Jim Shepard’s “The Zero Meter Diving Team”
The purpose of this assignment is to synthesize your understanding of a successful cause-effect essay with your understanding of analyzing elements of a short story by focusing on writing a strong thesis and clearly organized outline. In the previous assignment, you wrote a thesis for a cause-effect essay. For the current assignment, you will write an outline supporting that thesis for a planned essay, but you will not actually write the full essay itself. Instead, concentrate on the planning stage of writing a cause-effect essay.
read “The Zero Meter Diving Team”
- Identify as many images as you can.
- Are they all visual?
- Do you hear any aural or feel any tactile imagery?
- Do you see any patterns of images or repeated images?
- Evaluate the effects these images have.

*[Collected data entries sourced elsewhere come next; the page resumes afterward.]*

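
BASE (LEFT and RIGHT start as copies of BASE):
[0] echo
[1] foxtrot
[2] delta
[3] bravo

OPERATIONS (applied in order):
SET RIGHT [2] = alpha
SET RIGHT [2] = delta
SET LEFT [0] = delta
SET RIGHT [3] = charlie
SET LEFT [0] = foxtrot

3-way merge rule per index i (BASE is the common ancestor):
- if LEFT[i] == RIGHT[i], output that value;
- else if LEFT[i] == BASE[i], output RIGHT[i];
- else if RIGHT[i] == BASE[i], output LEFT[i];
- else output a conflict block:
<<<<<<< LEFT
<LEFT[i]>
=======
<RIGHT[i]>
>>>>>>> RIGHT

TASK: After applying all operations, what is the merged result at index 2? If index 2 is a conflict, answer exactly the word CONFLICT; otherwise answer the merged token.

Final LEFT:  [foxtrot, foxtrot, delta, bravo]
Final RIGHT: [echo, foxtrot, delta, charlie]
i=0: L=foxtrot, R=echo=BASE -> take LEFT -> foxtrot
i=1: L=foxtrot R=foxtrot -> agree -> foxtrot
i=2: L=delta R=delta -> agree -> delta
i=3: L=bravo=BASE, R=charlie -> take RIGHT -> charlie
Index 2 -> delta

Answer: delta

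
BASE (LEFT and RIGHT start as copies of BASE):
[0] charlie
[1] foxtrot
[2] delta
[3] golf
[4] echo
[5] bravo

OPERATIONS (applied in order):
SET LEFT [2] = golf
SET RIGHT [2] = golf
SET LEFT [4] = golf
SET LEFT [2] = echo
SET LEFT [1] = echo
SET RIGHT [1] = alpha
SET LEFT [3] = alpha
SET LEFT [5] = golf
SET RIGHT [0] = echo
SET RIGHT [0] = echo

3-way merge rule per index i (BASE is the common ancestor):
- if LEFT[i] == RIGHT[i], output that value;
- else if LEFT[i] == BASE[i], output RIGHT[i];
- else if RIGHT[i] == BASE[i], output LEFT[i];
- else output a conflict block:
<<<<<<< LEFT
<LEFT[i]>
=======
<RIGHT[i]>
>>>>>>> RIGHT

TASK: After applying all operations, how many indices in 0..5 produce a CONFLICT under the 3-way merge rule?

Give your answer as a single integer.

Final LEFT:  [charlie, echo, echo, alpha, golf, golf]
Final RIGHT: [echo, alpha, golf, golf, echo, bravo]
i=0: L=charlie=BASE, R=echo -> take RIGHT -> echo
i=1: BASE=foxtrot L=echo R=alpha all differ -> CONFLICT
i=2: BASE=delta L=echo R=golf all differ -> CONFLICT
i=3: L=alpha, R=golf=BASE -> take LEFT -> alpha
i=4: L=golf, R=echo=BASE -> take LEFT -> golf
i=5: L=golf, R=bravo=BASE -> take LEFT -> golf
Conflict count: 2

Answer: 2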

- How do they contribute to the story and its meanings?
- Write a cause-effect thesis statement that identifies at least one pattern of images in the story as a cause and identifies several interesting effects (or results) in terms of literary elements (see 4.1).
- Put your thesis statement at the top of your response.
- Sample thesis: In “The Zero Meter Diving Team,” Shepard uses repeated images of fire (or radioactivity, or rivers, or dry mouths, or animals, etc.) to evoke a tone of…, and to suggest a character who…, and to support one theme that….
- Skip a few lines after your thesis and start your outline.
- You should have at least five main sections:
- Introduction
- including your thesis, which identifies one pattern of images and previews at least three effects on literary elements (tone, character, conflict, theme, etc.)
- Body paragraph one
- specific imagery, citation, and effect on tone, for example
Body paragraph two
- specific imagery, citation, and effect on character, for example
Body paragraph three
- specific imagery, citation, and effect on theme, for example
- Conclusion
- Introduction
- In the outline, represent each body paragraph with a claim in the form of a topic sentence.
- In the outline, make note of the evidence from the story that you would use to support your claims. Cite at least one direct quotation from the story in each body paragraph. Make sure to write this and cite this accurately with MLA in-text citations.
- You should have at least five main sections:
- Write an MLA formatted Work Cited entry for the story.